Everyone also experiences setbacks in life. You don't get in to the university you want, get rejected by a job, don't get the First you expected...yeah, I think you get the point. These setbacks are hard to deal with. It makes you wonder why other people can do it but you can't. Is it because you aren't as good as them? Let me tell you the truth, in some cases you might actually not be as good as the person who did better or got the job you applied for. That makes them better at that specific thing, not everything in life. Setbacks aren't meant for us to go and hide in our rooms. I would say it's there for us to learn but I'm not going to lie, it's there for us because life doesn't always go our way and we aren't in control over everything that affects our lives. But we are in control of one thing, what we do when we meet a challenge. Either we go and cry (which I've done many times) or we continue working towards our goals and apply to another job (which I've also done). Believe me, the latter feels so much better. And why should we do it? Because we're worth it.

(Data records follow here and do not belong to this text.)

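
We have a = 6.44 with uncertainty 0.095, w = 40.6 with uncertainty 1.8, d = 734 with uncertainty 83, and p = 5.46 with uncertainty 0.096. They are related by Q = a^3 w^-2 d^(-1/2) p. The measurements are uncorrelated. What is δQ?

Each factor contributes (exponent × relative error)² to (δQ/Q)²:
  (3·δa/a)² = (3×0.0148)² = 0.00196;  (-2·δw/w)² = (-2×0.0443)² = 0.00786;  (−½·δd/d)² = (-0.5×0.113)² = 0.00320;  (1·δp/p)² = (1×0.0176)² = 0.000309
δQ/Q = √(0.0133) = 0.115
Q = 0.0327, so δQ = 0.115 × 0.0327 = 0.00377.

0.00377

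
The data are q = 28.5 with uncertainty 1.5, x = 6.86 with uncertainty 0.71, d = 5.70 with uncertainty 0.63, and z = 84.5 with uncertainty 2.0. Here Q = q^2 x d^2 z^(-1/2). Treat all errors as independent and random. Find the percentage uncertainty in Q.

Products/powers → add relative errors in quadrature, weighted by exponent:
  (2·δq/q)² = (2×0.0526)² = 0.0111;  (1·δx/x)² = (1×0.103)² = 0.0107;  (2·δd/d)² = (2×0.111)² = 0.0489;  (−½·δz/z)² = (-0.5×0.0237)² = 0.000140
δQ/Q = √(0.0708) = 0.266

26.6%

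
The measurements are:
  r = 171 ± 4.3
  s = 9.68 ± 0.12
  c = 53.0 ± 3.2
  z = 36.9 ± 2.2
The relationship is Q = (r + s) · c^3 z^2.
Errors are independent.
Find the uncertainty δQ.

7.99e+09

Let u = r + s = 181. δu = √(δr² + δs²) = √(18.5 + 0.0144) = 4.30, so δu/u = 0.0238.
Q is then a monomial in u, c, z:
δQ/Q = √((δu/u)² + (3·δc/c)² + (2·δz/z)²) = √(0.000567 + 0.0328 + 0.0142) = 0.218
Q = 3.66e+10, so δQ = 0.218 × 3.66e+10 = 7.99e+09.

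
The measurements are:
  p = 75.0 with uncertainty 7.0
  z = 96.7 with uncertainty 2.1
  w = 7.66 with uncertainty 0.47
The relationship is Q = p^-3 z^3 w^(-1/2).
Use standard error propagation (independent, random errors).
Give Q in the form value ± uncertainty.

0.774 ± 0.224

Q is a product of powers, so relative uncertainties combine in quadrature:
  (-3·δp/p)² = (-3×0.0933)² = 0.0784;  (3·δz/z)² = (3×0.0217)² = 0.00424;  (−½·δw/w)² = (-0.5×0.0614)² = 0.000941
δQ/Q = √(0.0836) = 0.289
Q = 0.774, so δQ = 0.289 × 0.774 = 0.224.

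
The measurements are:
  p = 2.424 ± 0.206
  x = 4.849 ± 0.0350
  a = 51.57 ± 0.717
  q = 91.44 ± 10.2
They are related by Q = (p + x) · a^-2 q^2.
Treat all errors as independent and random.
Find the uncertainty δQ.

5.18

Let u = p + x = 7.273. δu = √(δp² + δx²) = √(0.0424 + 0.00123) = 0.209, so δu/u = 0.0287.
Q is then a monomial in u, a, q:
δQ/Q = √((δu/u)² + (-2·δa/a)² + (2·δq/q)²) = √(0.000825 + 0.000773 + 0.0498) = 0.227
Q = 22.87, so δQ = 0.227 × 22.87 = 5.18.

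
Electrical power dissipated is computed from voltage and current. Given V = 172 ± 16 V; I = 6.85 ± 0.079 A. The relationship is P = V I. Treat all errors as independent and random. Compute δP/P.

0.0937

P is a product of powers, so relative uncertainties combine in quadrature:
  (1·δV/V)² = (1×0.0930)² = 0.00865;  (1·δI/I)² = (1×0.0115)² = 0.000133
δP/P = √(0.00879) = 0.0937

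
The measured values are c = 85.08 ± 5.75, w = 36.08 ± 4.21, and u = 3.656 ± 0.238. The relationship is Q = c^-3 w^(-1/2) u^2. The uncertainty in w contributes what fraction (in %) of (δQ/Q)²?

(δQ/Q)² = (-3·δc/c)² + (−½·δw/w)² + (2·δu/u)²
  c term: (-3×0.0676)² = 0.0411
  w term: (-0.5×0.117)² = 0.00340
  u term: (2×0.0651)² = 0.0170
Total = 0.0615. Share from w = 0.00340/0.0615 = 0.0554.

5.54%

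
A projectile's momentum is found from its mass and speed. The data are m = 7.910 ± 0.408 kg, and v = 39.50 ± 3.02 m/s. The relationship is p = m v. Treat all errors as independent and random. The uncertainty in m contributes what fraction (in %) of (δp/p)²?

(δp/p)² = (1·δm/m)² + (1·δv/v)²
  m term: (1×0.0516)² = 0.00266
  v term: (1×0.0765)² = 0.00585
Total = 0.00851. Share from m = 0.00266/0.00851 = 0.313.

31.3%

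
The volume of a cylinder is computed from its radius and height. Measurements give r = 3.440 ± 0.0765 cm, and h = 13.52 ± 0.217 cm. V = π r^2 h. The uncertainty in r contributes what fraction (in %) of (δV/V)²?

(δV/V)² = (2·δr/r)² + (1·δh/h)²
  r term: (2×0.0222)² = 0.00198
  h term: (1×0.0161)² = 0.000258
Total = 0.00224. Share from r = 0.00198/0.00224 = 0.885.

88.5%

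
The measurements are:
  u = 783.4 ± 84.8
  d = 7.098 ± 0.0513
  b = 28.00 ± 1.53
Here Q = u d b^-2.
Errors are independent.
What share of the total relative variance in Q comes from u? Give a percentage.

(δQ/Q)² = (1·δu/u)² + (1·δd/d)² + (-2·δb/b)²
  u term: (1×0.108)² = 0.0117
  d term: (1×0.00723)² = 5.22e-05
  b term: (-2×0.0546)² = 0.0119
Total = 0.0237. Share from u = 0.0117/0.0237 = 0.494.

49.4%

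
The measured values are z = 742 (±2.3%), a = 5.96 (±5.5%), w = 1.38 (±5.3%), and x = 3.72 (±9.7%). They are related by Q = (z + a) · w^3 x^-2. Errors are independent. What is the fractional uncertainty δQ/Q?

0.252

Let u = z + a = 748. δu = √(δz² + δa²) = √(291 + 0.107) = 17.1, so δu/u = 0.0228.
Q is then a monomial in u, w, x:
δQ/Q = √((δu/u)² + (3·δw/w)² + (-2·δx/x)²) = √(0.000521 + 0.0253 + 0.0376) = 0.252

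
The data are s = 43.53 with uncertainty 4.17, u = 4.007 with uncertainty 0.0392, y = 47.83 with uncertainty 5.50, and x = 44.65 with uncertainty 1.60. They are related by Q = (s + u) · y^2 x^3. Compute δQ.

2.6e+09

Let w = s + u = 47.54. δw = √(δs² + δu²) = √(17.4 + 0.00154) = 4.17, so δw/w = 0.0877.
Q is then a monomial in w, y, x:
δQ/Q = √((δw/w)² + (2·δy/y)² + (3·δx/x)²) = √(0.00770 + 0.0529 + 0.0116) = 0.269
Q = 9.68e+09, so δQ = 0.269 × 9.68e+09 = 2.6e+09.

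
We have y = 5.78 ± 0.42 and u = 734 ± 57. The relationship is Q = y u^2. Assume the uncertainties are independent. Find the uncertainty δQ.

Since Q is a product/quotient, work with relative uncertainties:
  (1·δy/y)² = (1×0.0727)² = 0.00528;  (2·δu/u)² = (2×0.0777)² = 0.0241
δQ/Q = √(0.0294) = 0.171
Q = 3.11e+06, so δQ = 0.171 × 3.11e+06 = 5.34e+05.

5.34e+05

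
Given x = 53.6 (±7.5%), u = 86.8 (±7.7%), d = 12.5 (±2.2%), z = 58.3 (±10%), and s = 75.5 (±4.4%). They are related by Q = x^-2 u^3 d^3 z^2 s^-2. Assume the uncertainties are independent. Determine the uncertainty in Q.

For a monomial Q ∝ x^-2, u^3, d^3, z^2, s^-2, fractional errors add in quadrature:
  (-2·δx/x)² = (-2×0.0750)² = 0.0225;  (3·δu/u)² = (3×0.0770)² = 0.0534;  (3·δd/d)² = (3×0.0220)² = 0.00436;  (2·δz/z)² = (2×0.100)² = 0.0400;  (-2·δs/s)² = (-2×0.0440)² = 0.00774
δQ/Q = √(0.128) = 0.358
Q = 2.65e+05, so δQ = 0.358 × 2.65e+05 = 94800.

94800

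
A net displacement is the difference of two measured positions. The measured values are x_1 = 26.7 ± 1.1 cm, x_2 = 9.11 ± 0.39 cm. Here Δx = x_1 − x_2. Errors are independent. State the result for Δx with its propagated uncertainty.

Absolute uncertainties add in quadrature for a linear combination:
  (δx_1)² = 1.21;  (δx_2)² = 0.152
δΔx = √(1.36) = 1.17 cm
Δx = 17.6 cm.

17.6 ± 1.17 cm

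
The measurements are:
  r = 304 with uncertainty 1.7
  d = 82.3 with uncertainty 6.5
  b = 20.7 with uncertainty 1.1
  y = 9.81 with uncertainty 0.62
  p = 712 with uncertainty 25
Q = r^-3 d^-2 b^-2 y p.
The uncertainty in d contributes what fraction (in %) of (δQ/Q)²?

(δQ/Q)² = (-3·δr/r)² + (-2·δd/d)² + (-2·δb/b)² + (1·δy/y)² + (1·δp/p)²
  r term: (-3×0.00559)² = 0.000281
  d term: (-2×0.0790)² = 0.0250
  b term: (-2×0.0531)² = 0.0113
  y term: (1×0.0632)² = 0.00399
  p term: (1×0.0351)² = 0.00123
Total = 0.0418. Share from d = 0.0250/0.0418 = 0.598.

59.8%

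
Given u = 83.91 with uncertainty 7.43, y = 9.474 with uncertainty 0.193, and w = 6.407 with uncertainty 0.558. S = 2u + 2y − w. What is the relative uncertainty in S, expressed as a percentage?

8.25%

Each term contributes (cᵢ δxᵢ)² to (δS)²:
  (2·δu)² = 221;  (2·δy)² = 0.149;  (δw)² = 0.311
δS = √(221) = 14.9
S = 180.4, so δS/S = 14.9/180.4 = 0.0825.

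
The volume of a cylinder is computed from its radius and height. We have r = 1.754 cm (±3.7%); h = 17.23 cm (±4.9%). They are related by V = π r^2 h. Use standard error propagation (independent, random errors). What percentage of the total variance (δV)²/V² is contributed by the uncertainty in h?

(δV/V)² = (2·δr/r)² + (1·δh/h)²
  r term: (2×0.0370)² = 0.00548
  h term: (1×0.0490)² = 0.00240
Total = 0.00788. Share from h = 0.00240/0.00788 = 0.305.

30.5%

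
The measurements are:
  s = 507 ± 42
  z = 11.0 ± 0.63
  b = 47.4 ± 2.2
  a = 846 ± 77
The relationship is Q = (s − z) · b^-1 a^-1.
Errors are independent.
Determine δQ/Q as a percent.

13.3%

Let u = s − z = 496. δu = √(δs² + δz²) = √(1760 + 0.397) = 42.0, so δu/u = 0.0847.
Q is then a monomial in u, b, a:
δQ/Q = √((δu/u)² + (-1·δb/b)² + (-1·δa/a)²) = √(0.00717 + 0.00215 + 0.00828) = 0.133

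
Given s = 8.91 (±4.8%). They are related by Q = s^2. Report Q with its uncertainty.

79.4 ± 7.62

Q is a product of powers, so relative uncertainties combine in quadrature:
  (2·δs/s)² = (2×0.0480)² = 0.00922
δQ/Q = √(0.00922) = 0.0960
Q = 79.4, so δQ = 0.0960 × 79.4 = 7.62.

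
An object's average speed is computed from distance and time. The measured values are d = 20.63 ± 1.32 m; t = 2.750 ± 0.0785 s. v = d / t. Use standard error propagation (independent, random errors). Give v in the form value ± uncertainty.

For a monomial v ∝ d, t^-1, fractional errors add in quadrature:
  (1·δd/d)² = (1×0.0640)² = 0.00409;  (-1·δt/t)² = (-1×0.0285)² = 0.000815
δv/v = √(0.00491) = 0.0701
v = 7.502 m/s, so δv = 0.0701 × 7.502 = 0.526 m/s.

7.502 ± 0.526 m/s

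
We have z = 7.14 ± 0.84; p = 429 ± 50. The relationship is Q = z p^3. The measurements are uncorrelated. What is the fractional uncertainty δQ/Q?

For a monomial Q ∝ z, p^3, fractional errors add in quadrature:
  (1·δz/z)² = (1×0.118)² = 0.0138;  (3·δp/p)² = (3×0.117)² = 0.122
δQ/Q = √(0.136) = 0.369

0.369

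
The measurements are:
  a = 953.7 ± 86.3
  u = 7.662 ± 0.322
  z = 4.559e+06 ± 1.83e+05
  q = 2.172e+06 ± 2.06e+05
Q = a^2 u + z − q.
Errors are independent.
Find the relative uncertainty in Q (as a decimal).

0.141

Let p = a^2·u = 6.969e+06. δp/p = √((2·δa/a)² + (1·δu/u)²) = √(0.0328 + 0.00177) = 0.186, so δp = 1.29e+06.
Q = p + z − q: δQ = √(δp² + δz² + δq²) = √(1.68e+12 + 3.35e+10 + 4.24e+10) = 1.32e+06
Q = 9.356e+06, so δQ/Q = 1.32e+06/9.356e+06 = 0.141.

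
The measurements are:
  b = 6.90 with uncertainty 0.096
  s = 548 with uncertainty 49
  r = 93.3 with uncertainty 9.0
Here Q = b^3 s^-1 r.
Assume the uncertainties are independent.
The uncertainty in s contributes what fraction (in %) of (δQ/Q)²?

42.0%

(δQ/Q)² = (3·δb/b)² + (-1·δs/s)² + (1·δr/r)²
  b term: (3×0.0139)² = 0.00174
  s term: (-1×0.0894)² = 0.00800
  r term: (1×0.0965)² = 0.00931
Total = 0.0190. Share from s = 0.00800/0.0190 = 0.420.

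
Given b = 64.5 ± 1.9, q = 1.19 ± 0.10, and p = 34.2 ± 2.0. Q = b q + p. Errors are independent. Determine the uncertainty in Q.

Let w = b·q = 76.8. δw/w = √((1·δb/b)² + (1·δq/q)²) = √(0.000868 + 0.00706) = 0.0890, so δw = 6.83.
Q = w + p: δQ = √(δw² + δp²) = √(46.7 + 4.00) = 7.12

7.12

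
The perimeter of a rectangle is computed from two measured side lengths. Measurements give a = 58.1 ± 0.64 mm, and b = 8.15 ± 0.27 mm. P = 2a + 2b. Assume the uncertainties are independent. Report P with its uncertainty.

132 ± 1.39 mm

Absolute uncertainties add in quadrature for a linear combination:
  (2·δa)² = 1.64;  (2·δb)² = 0.292
δP = √(1.93) = 1.39 mm
P = 132 mm.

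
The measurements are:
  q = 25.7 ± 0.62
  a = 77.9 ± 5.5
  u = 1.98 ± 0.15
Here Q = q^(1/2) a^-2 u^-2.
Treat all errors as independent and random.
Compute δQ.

Each factor contributes (exponent × relative error)² to (δQ/Q)²:
  (½·δq/q)² = (0.5×0.0241)² = 0.000145;  (-2·δa/a)² = (-2×0.0706)² = 0.0199;  (-2·δu/u)² = (-2×0.0758)² = 0.0230
δQ/Q = √(0.0430) = 0.207
Q = 0.000213, so δQ = 0.207 × 0.000213 = 4.42e-05.

4.42e-05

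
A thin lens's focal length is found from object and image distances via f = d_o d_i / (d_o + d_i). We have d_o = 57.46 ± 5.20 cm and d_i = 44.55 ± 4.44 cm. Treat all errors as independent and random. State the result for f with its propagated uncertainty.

25.09 ± 1.72 cm

∂f/∂d_o = (d_i/(d_o+d_i))² = 0.191;  ∂f/∂d_i = (d_o/(d_o+d_i))² = 0.317
δf = √((∂f/∂d_o · δd_o)² + (∂f/∂d_i · δd_i)²) = √(0.984 + 1.98) = 1.72 cm
f = 25.09 cm.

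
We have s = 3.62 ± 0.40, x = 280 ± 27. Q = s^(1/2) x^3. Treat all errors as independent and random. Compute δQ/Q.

Products/powers → add relative errors in quadrature, weighted by exponent:
  (½·δs/s)² = (0.5×0.110)² = 0.00305;  (3·δx/x)² = (3×0.0964)² = 0.0837
δQ/Q = √(0.0867) = 0.295

0.295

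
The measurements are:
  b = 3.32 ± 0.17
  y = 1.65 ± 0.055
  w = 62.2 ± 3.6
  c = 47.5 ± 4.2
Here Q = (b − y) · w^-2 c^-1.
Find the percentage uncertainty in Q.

Let u = b − y = 1.67. δu = √(δb² + δy²) = √(0.0289 + 0.00302) = 0.179, so δu/u = 0.107.
Q is then a monomial in u, w, c:
δQ/Q = √((δu/u)² + (-2·δw/w)² + (-1·δc/c)²) = √(0.0114 + 0.0134 + 0.00782) = 0.181

18.1%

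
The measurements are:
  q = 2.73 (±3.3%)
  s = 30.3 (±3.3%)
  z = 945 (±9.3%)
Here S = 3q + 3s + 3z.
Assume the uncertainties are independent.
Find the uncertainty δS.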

We only live once. There will be people trying to push you down. There will be things making you believe you're not good enough but it's not worth dwelling on these things. I would know, I've done it too many times and it hasn't helped. No, instead I have decided that L'Oréal has taught me more than Nike has. Just doing things isn't enough in life. We need to do things because we deserve being happy. As hard as I feel that it is sometimes to just let things go and live my life, I've decided that is what I have to do. Why? Because I'm worth it.